More Productive, Less Prosperous
American workers continue to give more and get less in our tepid recovery. The Labor Department released its second quarter productivity report yesterday showing workers contributing more hours and effort, even as their wages have stagnated and overall employment (and underemployment) stalled. The report finds that “nonfarm business sector labor productivity increased at a 1.6 percent annual rate during the second quarter of 2012,” which entails “increases of 2.0 percent in output and 0.4 percent in hours worked.”
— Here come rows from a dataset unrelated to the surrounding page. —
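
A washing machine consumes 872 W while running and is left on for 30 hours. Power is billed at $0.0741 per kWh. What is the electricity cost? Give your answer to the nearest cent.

$1.94

Energy = 872 W × 30 h = 26,160 Wh = 26.16 kWh
Cost = 26.16 kWh × $0.0741/kWh = $1.94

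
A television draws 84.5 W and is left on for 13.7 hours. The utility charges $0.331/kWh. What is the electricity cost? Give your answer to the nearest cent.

Energy = 84.5 W × 13.7 h = 1,158 Wh = 1.158 kWh
Cost = 1.158 kWh × $0.331/kWh = $0.38

$0.38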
Productivity roughly measures worker output of goods and services. Before the recession, an increase was a positive sign, as it was accompanied by a rise in workers wages, but this time is different. The only benefit has been for employers, who earn increased profits from a more productive workforce.
Jared Bernstein aptly describes the implications:
Another is to point out that policy is not helping at all to ensure that the benefits of productivity growth are more broadly shared. And that, in turn, is also making it a lot harder to “grow the economy from the middle-class on out.
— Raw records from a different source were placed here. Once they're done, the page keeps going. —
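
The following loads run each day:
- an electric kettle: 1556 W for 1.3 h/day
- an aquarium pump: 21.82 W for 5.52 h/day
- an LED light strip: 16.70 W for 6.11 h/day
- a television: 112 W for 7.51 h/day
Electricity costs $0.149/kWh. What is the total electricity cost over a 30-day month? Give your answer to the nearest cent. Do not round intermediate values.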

Bernstein also constructed a telling graph showing the differences between the past three recessions:
Further, Michael Feroli, the Chief U.S. Economist at JP Morgan, suggests that this trend is due to the growing fears of office workers that they’ll lose their jobs. In an interview with BusinessWeek, Feroli states that “workers are still scared, and so probably could be induced to work harder or longer than usual out of fear of losing their jobs.” If anyone should know why workers are afraid its the prognosticator in residence at JP Morgan where rampant risk-taking continues to threaten the global economy. As a result of the stagnant labor market, rising productivity has been transformed from an indicator of a healthy economy to a measure of workers' fear of losing their jobs.
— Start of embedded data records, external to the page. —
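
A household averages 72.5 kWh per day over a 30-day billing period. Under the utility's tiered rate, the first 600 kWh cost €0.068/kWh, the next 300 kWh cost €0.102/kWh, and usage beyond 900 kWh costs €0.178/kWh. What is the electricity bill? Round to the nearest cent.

Usage = 72.5 kWh/day × 30 days = 2175 kWh
First 600 kWh × €0.068 = €40.80
Next 300 kWh × €0.102 = €30.60
Remaining 1275 kWh × €0.178 = €226.95
Total = €298.35

€298.35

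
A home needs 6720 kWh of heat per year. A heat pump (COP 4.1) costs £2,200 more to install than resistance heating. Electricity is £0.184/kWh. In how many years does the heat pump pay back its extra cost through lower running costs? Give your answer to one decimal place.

2.4 years

Resistance: 6720 kWh × £0.184 = £1,236.48/yr
Heat pump: 6720 / 4.1 = 1639 kWh in → × £0.184 = £301.58/yr
Annual savings = £934.90
Payback = £2,200 / £934.90 = 2.35 years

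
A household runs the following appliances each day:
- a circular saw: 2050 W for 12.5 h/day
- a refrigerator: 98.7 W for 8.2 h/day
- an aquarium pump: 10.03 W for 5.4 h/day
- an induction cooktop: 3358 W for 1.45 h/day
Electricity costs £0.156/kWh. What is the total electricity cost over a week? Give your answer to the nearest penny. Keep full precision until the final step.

circular saw: 2050 W × 12.5 h × 7 d = 179,375 Wh = 179.4 kWh
refrigerator: 98.7 W × 8.2 h × 7 d = 5,665 Wh = 5.665 kWh
aquarium pump: 10.03 W × 5.4 h × 7 d = 379 Wh = 0.3791 kWh
induction cooktop: 3358 W × 1.45 h × 7 d = 34,084 Wh = 34.08 kWh
Total energy = 179.4 + 5.665 + 0.3791 + 34.08 = 219.5 kWh
Cost = 219.5 kWh × £0.156 = £34.24

£34.24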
Yesterday’s report shows the gap between productivity and income growing in its anomalous trajectory. Not only are workers not being compensated for increased work and output, the increase in productivity is partly a direct consequence of the dysfunctional labor market. There’s no reason these trends will be reversed without policy to protect workers and create demand. Otherwise, Americans will continue to be forced to work harder, for more hours, and less pay.